Animais que se alimentam de fruta acabam, inevitavelmente, por ingerir algumas peças já ligeiramente passadas - e, por isso, um pouco mais alcoólicas. Ainda assim, uma equipa de ecólogos defende, num novo relatório, que durante demasiado tempo se partiu do princípio de que isto acontecia raramente e por mero acaso.
A maioria dos álcoois é tóxica, mas certos animais (incluindo nós, humanos) conseguem metabolizar pequenas doses de etanol - uma molécula produzida pela levedura Saccharomyces cerevisiae enquanto digere matéria vegetal.
"[O etanol é] muito mais abundante no mundo natural do que pensávamos anteriormente, e a maior parte dos animais que comem frutos açucarados vai estar exposta a algum nível", afirma a ecóloga comportamental Kimberley Hockings, da University of Exeter.
"Estamos a afastar-nos desta visão antropocêntrica de que o etanol é apenas algo que os humanos usam."
Etanol na natureza e a sua história evolutiva
Ao analisar 100 fontes já publicadas sobre o tema, a equipa encontrou uma teia evolutiva complexa em torno do aparecimento do etanol na Terra. Este álcool começou a surgir em abundância há cerca de 100 milhões de anos, quando as leveduras encontraram forma de fermentar o néctar e os frutos das primeiras plantas com flor do planeta.
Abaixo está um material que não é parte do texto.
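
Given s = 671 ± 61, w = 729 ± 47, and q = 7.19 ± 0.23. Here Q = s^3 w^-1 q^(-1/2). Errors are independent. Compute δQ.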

A partir dessa primeira interação ecológica, desenvolveu-se uma sequência evolutiva que envolveu plantas, leveduras, bactérias, insetos e mamíferos.
Partindo do facto de o etanol ocorrer naturalmente em praticamente todos os ecossistemas do mundo, Hockings e os colegas sugerem que os animais que comem frutos e néctar - de onde esta molécula alcoólica emerge - provavelmente o ingerem com regularidade.
Isto torna-se mais intuitivo quando se considera que a presença de etanol é um sinal de que o alimento tem muito açúcar e, portanto, é rico em energia.
"Depois de as plantas terem evoluído para produzir frutos, seivas e néctares ricos em açúcar e de as leveduras terem desenvolvido a produção de etanol para defender esses recursos, alguns animais poderão ter adquirido maior eficiência metabólica face ao etanol, de modo a permitir o consumo de alimentos que contêm etanol", escrevem os autores.
Hipótese do macaco bêbedo e possíveis efeitos no comportamento
Este enquadramento dá algum suporte à chamada hipótese do macaco bêbedo: a ideia de que o gosto humano por álcool teria sido herdado de antepassados primatas que preferiam fruta com etanol, por esta ter maior valor nutricional.
"Do ponto de vista cognitivo, têm sido avançadas ideias de que o etanol pode ativar o sistema de endorfinas e dopamina, o que leva a sensações de relaxamento que poderiam trazer benefícios em termos de sociabilidade", explica a ecóloga comportamental e primeira autora Anna Bowland, também da University of Exeter.
"Para testar isso, teríamos mesmo de saber se o etanol está a produzir uma resposta fisiológica na natureza."
Custos da embriaguez e adaptações metabólicas em mamíferos e aves
Por outro lado, consumir demasiado traz desvantagens óbvias, com consequências sérias para animais em vida selvagem.
"Do ponto de vista ecológico, não é vantajoso estar embriagado quando se anda a trepar em árvores ou se está rodeado de predadores à noite - isso é uma receita para não passar os genes adiante", afirma o ecólogo molecular Matthew Carrigan, do College of Central Florida.
"É o oposto dos humanos, que querem intoxicar-se mas não querem propriamente as calorias - do ponto de vista não humano, os animais querem as calorias, mas não a embriaguez."
Isto poderá ajudar a explicar porque é que certos mamíferos e aves que dependem de frutos e néctar como alimento se adaptaram a metabolizar etanol de forma eficiente.
Os humanos, os chimpanzés e os gorilas conseguem produzir uma enzima específica, A294V, resultante de uma única alteração de aminoácido no código de ADN do nosso ancestral comum há cerca de 10 milhões de anos - mudança que confere a estes primatas uma tolerância particularmente elevada ao etanol.
Para o bem e para o mal, tudo indica que o consumo de etanol está entranhado na história evolutiva de muitos animais, incluindo a nossa.
Esta investigação foi publicada na Trends in Ecology & Evolution.